Canadian Journal of Remote Sensing (Jan 2017)
Using Landsat Time-Series and LiDAR to Inform Aboveground Forest Biomass Baselines in Northern Minnesota, USA
Abstract
The publicly accessible archive of Landsat imagery and increasing regional-scale LiDAR acquisitions offer an opportunity to periodically estimate aboveground forest biomass (AGB) from 1990 to the present to align with the reporting needs of National Greenhouse Gas Inventories (NGHGIs). This study integrated Landsat time-series data, a state-wide LiDAR dataset, and a recent cycle of the national forest inventory (NFI) records in Minnesota, USA, to obtain a spatially explicit inventory of AGB across a large region of space and time back to the 1990 baseline used by the US NGHGI. Pixel-level polynomial models were fit to 6 time-series metrics of Landsat data to obtain fitted predictors that were ultimately coupled with the NFI data in a nonparametric modeling framework to map temporal AGB baselines.
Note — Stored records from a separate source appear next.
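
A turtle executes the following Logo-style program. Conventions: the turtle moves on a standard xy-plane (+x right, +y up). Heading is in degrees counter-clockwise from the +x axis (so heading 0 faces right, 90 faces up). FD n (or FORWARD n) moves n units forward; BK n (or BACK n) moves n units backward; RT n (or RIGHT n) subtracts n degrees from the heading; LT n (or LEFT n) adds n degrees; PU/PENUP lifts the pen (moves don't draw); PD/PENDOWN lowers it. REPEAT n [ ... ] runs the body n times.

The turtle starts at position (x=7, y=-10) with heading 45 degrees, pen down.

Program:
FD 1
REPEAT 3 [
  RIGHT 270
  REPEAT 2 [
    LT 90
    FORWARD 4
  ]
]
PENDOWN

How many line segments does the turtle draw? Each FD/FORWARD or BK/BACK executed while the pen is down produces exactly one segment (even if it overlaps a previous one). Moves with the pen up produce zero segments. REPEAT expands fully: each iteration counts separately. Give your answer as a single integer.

Executing turtle program step by step:
Start: pos=(7,-10), heading=45, pen down
FD 1: (7,-10) -> (7.707,-9.293) [heading=45, draw]
REPEAT 3 [
  -- iteration 1/3 --
  RT 270: heading 45 -> 135
  REPEAT 2 [
    -- iteration 1/2 --
    LT 90: heading 135 -> 225
    FD 4: (7.707,-9.293) -> (4.879,-12.121) [heading=225, draw]
    -- iteration 2/2 --
    LT 90: heading 225 -> 315
    FD 4: (4.879,-12.121) -> (7.707,-14.95) [heading=315, draw]
  ]
  -- iteration 2/3 --
  RT 270: heading 315 -> 45
  REPEAT 2 [
    -- iteration 1/2 --
    LT 90: heading 45 -> 135
    FD 4: (7.707,-14.95) -> (4.879,-12.121) [heading=135, draw]
    -- iteration 2/2 --
    LT 90: heading 135 -> 225
    FD 4: (4.879,-12.121) -> (2.05,-14.95) [heading=225, draw]
  ]
  -- iteration 3/3 --
  RT 270: heading 225 -> 315
  REPEAT 2 [
    -- iteration 1/2 --
    LT 90: heading 315 -> 45
    FD 4: (2.05,-14.95) -> (4.879,-12.121) [heading=45, draw]
    -- iteration 2/2 --
    LT 90: heading 45 -> 135
    FD 4: (4.879,-12.121) -> (2.05,-9.293) [heading=135, draw]
  ]
]
PD: pen down
Final: pos=(2.05,-9.293), heading=135, 7 segment(s) drawn
Segments drawn: 7

Answer: 7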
Eighteen candidate models, formulated using different combinations of LiDAR and Landsat metrics, revealed that the model using both Landsat and LiDAR metrics consistently performed better than the alternative models. The RMSE of the model using both Landsat and LiDAR was 27.2 Mg ha−1, against 31.39 Mg ha−1 for the model using only LiDAR metrics. We conclude that the fitted Landsat-based model (RMSE = 47.64 Mg ha−1) provides acceptable accuracy for the 1990-baseline mapping of AGB.